Introduction

Phantoms with known MR parameters are needed to validate quantitative measurements in multisite MRI studies (1). Our previous work shows that changing the concentration of lamellar lipid vesicles creates diffusion phantoms with tunable apparent diffusion and kurtosis values, D_app and K_app (2). In this work, we vary the molar ratio of lipid to surfactant to change vesicle diameter and restricted diffusion fraction; consequently changing D_app and K_app values. It is easily shown that given a constant surface area, i.e. a constant weight fraction of molecules, that the volume enclosed by vesicles will increase linearly with vesicle diameter. Figure 1 provides the 2D analogy to the 3D case and helps to visualize how increasing diameter will increase restricted fractions of water molecules.

Methods

Vesicles were made at constant 1% (w/w) solids-to-water of cetearyl alcohol (CA) and cetyl trimethyl ammonium bromide (CTAB), with CA:CTAB molar ratio varying from 1:1 to 6:1. CTAB was dissolved in hot water (80 °C) and melted CA was added to form vesicles by stirring and cooling below the lipid transition temperature. All samples were filtered with through a 5 micron polycarbonate filter.
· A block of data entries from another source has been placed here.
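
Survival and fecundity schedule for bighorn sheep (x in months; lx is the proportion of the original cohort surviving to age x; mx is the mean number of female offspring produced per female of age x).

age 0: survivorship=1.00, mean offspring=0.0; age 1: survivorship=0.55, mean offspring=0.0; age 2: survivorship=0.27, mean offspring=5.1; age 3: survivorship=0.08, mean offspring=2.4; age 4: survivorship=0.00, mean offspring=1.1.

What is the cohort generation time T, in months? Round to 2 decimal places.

lx·mx: 0, 0, 1.377, 0.192, 0 → R0 = 1.569
x·lx·mx: 0, 0, 2.754, 0.576, 0 → Σ = 3.33
T = 3.33 / 1.569 = 2.122371… → 2.12

2.12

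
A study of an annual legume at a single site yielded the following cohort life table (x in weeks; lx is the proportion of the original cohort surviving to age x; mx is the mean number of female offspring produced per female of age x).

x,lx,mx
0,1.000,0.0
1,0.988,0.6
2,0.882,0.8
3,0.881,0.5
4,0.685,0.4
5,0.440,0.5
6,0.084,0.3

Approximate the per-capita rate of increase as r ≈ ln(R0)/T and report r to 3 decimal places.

0.324

R0 = Σ lx·mx = 0 + 0.5928 + 0.7056 + 0.4405 + 0.274 + 0.22 + 0.0252 = 2.2581
Σ x·lx·mx = 5.6727; T = 5.6727/2.2581 = 2.51216…
r ≈ ln(R0)/T = ln(2.2581)/2.51216… = 0.32423… → 0.324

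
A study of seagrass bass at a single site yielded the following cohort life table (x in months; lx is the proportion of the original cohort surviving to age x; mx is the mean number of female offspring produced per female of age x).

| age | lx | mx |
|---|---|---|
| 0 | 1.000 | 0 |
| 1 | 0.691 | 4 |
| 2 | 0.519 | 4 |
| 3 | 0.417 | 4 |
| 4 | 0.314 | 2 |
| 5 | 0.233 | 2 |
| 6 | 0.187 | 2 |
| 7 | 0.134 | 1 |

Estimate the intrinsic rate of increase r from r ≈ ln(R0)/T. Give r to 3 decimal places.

R0 = Σ lx·mx = 0 + 2.764 + 2.076 + 1.668 + 0.628 + 0.466 + 0.374 + 0.134 = 8.11
Σ x·lx·mx = 19.944; T = 19.944/8.11 = 2.45919…
r ≈ ln(R0)/T = ln(8.11)/2.45919… = 0.85113… → 0.851

0.851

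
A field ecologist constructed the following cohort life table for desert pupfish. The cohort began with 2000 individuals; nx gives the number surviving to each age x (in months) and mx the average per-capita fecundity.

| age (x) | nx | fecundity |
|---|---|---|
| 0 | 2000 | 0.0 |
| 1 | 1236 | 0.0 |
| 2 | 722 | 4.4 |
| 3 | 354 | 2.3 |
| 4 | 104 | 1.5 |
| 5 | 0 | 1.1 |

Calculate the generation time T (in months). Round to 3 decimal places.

2.272

lx = nx/n0 = nx/2000: 1, 0.618, 0.361, 0.177, 0.052, 0
lx·mx: 0, 0, 1.5884, 0.4071, 0.078, 0 → R0 = 2.0735
x·lx·mx: 0, 0, 3.1768, 1.2213, 0.312, 0 → Σ = 4.7101
T = 4.7101 / 2.0735 = 2.27157… → 2.272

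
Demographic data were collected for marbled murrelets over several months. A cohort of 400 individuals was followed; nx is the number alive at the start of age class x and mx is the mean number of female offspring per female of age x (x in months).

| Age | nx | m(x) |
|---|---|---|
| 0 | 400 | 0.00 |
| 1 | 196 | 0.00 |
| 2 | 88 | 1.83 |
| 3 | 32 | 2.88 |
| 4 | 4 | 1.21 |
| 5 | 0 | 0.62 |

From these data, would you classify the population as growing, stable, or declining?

lx = nx/n0 = nx/400: 1, 0.49, 0.22, 0.08, 0.01, 0
R0 = Σ lx·mx = 0 + 0 + 0.4026 + 0.2304 + 0.0121 + 0 = 0.6451
R0 < 1, so the population is declining.

declining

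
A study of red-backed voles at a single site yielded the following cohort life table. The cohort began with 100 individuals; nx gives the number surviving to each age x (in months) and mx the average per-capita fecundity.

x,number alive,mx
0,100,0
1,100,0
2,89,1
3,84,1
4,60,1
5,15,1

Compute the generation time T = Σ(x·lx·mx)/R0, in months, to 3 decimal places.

3.004

lx = nx/n0 = nx/100: 1, 1, 0.89, 0.84, 0.6, 0.15
lx·mx: 0, 0, 0.89, 0.84, 0.6, 0.15 → R0 = 2.48
x·lx·mx: 0, 0, 1.78, 2.52, 2.4, 0.75 → Σ = 7.45
T = 7.45 / 2.48 = 3.004032… → 3.004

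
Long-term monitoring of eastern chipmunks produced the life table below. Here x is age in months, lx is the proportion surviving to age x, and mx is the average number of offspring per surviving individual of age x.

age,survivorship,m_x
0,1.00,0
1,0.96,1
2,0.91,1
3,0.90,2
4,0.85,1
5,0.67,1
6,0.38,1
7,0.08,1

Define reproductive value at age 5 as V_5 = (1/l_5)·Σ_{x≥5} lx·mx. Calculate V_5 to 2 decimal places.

1.69

lx·mx for x ≥ 5: 0.67, 0.38, 0.08 → sum = 1.13
V_5 = 1.13 / l_5 = 1.13 / 0.67 = 1.686567… → 1.69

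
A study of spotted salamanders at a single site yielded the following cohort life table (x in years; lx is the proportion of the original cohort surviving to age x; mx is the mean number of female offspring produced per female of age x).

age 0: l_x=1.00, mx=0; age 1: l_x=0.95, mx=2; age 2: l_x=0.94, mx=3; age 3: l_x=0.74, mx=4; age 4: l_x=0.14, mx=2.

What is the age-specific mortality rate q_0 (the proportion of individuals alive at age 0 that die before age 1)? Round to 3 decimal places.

0.050

q_0 = (l_0 − l_1) / l_0 = (1 − 0.95) / 1
     = 0.05 / 1 = 0.05 → 0.050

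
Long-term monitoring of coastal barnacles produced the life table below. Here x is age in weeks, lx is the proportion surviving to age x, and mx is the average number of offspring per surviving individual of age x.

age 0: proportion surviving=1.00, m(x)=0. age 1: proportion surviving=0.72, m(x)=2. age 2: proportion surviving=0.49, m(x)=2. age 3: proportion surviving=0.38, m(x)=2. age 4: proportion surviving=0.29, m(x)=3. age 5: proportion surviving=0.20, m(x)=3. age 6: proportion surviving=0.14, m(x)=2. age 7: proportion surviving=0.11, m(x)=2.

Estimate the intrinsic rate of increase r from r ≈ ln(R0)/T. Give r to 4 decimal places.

R0 = Σ lx·mx = 0 + 1.44 + 0.98 + 0.76 + 0.87 + 0.6 + 0.28 + 0.22 = 5.15
Σ x·lx·mx = 15.38; T = 15.38/5.15 = 2.98641…
r ≈ ln(R0)/T = ln(5.15)/2.98641… = 0.548819… → 0.5488

0.5488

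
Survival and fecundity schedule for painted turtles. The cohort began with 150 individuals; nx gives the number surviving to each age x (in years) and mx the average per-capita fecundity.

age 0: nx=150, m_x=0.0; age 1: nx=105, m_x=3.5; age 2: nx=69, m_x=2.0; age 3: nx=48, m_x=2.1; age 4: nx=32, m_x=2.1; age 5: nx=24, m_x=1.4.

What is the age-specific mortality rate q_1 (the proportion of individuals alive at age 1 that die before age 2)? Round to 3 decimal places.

lx = nx/n0 = nx/150: 1, 0.7, 0.46, 0.32, 0.21333…, 0.16
q_1 = (l_1 − l_2) / l_1 = (0.7 − 0.46) / 0.7
     = 0.24 / 0.7 = 0.342857… → 0.343

0.343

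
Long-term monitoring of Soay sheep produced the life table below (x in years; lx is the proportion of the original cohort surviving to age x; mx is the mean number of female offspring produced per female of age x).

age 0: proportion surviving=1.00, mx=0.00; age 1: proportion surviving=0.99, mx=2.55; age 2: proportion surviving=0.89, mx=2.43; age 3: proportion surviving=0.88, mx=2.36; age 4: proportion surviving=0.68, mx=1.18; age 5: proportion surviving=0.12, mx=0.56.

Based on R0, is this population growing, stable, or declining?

R0 = Σ lx·mx = 0 + 2.5245 + 2.1627 + 2.0768 + 0.8024 + 0.0672 = 7.6336
R0 > 1, so the population is growing.

growing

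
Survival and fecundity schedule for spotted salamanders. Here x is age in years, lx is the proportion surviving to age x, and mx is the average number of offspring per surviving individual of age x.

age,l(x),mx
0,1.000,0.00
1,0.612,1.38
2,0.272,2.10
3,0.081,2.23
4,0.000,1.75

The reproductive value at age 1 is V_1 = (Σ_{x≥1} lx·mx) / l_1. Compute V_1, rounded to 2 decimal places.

2.61

lx·mx for x ≥ 1: 0.84456, 0.5712, 0.18063, 0 → sum = 1.59639
V_1 = 1.59639 / l_1 = 1.59639 / 0.612 = 2.60848… → 2.61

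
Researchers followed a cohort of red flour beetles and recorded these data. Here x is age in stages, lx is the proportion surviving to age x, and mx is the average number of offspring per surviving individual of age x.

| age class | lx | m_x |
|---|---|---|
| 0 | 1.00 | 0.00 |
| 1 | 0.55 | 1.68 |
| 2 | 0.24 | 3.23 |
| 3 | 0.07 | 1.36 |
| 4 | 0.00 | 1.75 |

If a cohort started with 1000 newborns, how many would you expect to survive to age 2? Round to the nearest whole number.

240

Expected survivors = N0 · l_2 = 1000 × 0.24 = 240 → 240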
Dynamic light scattering was performed at 1 mg/ml concentration and cumulant particle diameter, <d>, and poydispersity index, pi, were determined. Transmission electron microscopy (TEM) was performed on representative samples to visualize vesicle shape and dimensions. NMR water signals were recorded on an Agilent 700 MHz system using a dual stimulated echo experiment to suppress convective flow with b values up to 10,000 s/mm². Diffusion time Δ was 100 ms and gradient duration δ was 2 ms. The diffusion NMR signal was fitted in Matlab to a biexepnential model with free and restricted diffusion, and to a kurtosis model with apparent diffusion and kurtosis values at appropriate b values (1,2). The biexponential model is given as $$$S(b)=p_{free} exp(-b D_{free}) +p_{rest.} exp(-b D_{rest.})$$$ and the kurtosis model is given as $$$ln(\frac{S(b)}{S(0)})=-b D_{app}+1/6 K_{app}(b D_{app})^2$$$ (1,2). Fitted results are shown in Fig. 3(C,D) for the biexponential model and Fig. 3(E,F) for the kurtosis model with error bars representing 95% CI.

Results

The ratio of the lipid to surfactant determines vesicle diameter in a controlled fashion. The diameter of vesicles as measured by DLS varies from 210 nm up to 1,380 nm (Fig. 2A). Representative vesicles are seen as spherical by TEM (Fig. 2B). Vesicle diameter is proportional to CA:CTAB ratio (Fig. 3A) and a biexponential model of diffusion with free and restricted components fits all data well (Fig. 3B). Free diffusion, D_free, decreases from about 0.002 to 0.0015 mm²/s in the biexponential model (Fig. 3C) whereas apparent diffusion D_app changes from 0.0021 to about 0.0009 mm²/s, highlighting model differences. More importantly, the restricted fraction in the biexponental model is proportional to the vesicle diameter, as predicted by conservation of mass and geometry (Fig. 3D). Kurtosis value (K_app) changes from 0 for the 210 nm vesicles to 1.17 for the 1,640 nm vesicles (Fig. 3F).

Discussion

The ability to choose vesicle diameter imparts increased control of phantom diffusion properties and allows specific values of D_app and K_app in a quantitative diffusion phantom. In addition, samples with vesicles of known diameter provide opportunities to study novel diffusion MRI experiments tuned to a particular vesicle size or microenvironment (3). These vesicles have polydispersity indices between 0.2 and 0.3, with the larger vesicles becoming more disperse. Though not done here, polydispersity could be reduced further by passing vesicles through appropriate sized filters.
These findings are useful because the 1% (w/w) samples have low viscosity, flow easily, and do not trap air or bubble as may happen in gels or samples of higher viscosity. In addition, starting from low viscosity and relatively large value of D_app, it would be easy to reduce D_app with a polymer such as PVP, yet leave the K_app unaffected (4).

Conclusion

Lamellar vesicles provide an ideal molecular platform for quantitative diffusion phantoms. They are stable (1), easily generated, and can be made at large volumes with tunable diffusion parameters. Additional refinement of fabrication of these systems will provide increased utility to benchmark MRI systems in muticenter clinical trials and provide well characterized nanoscopic platforms for future development of novel MRI pulse sequences.

Acknowledgements

National Institutes of Health Grants: U01CA166104, U24CA237683, P01CA085878 and P30 CA008748.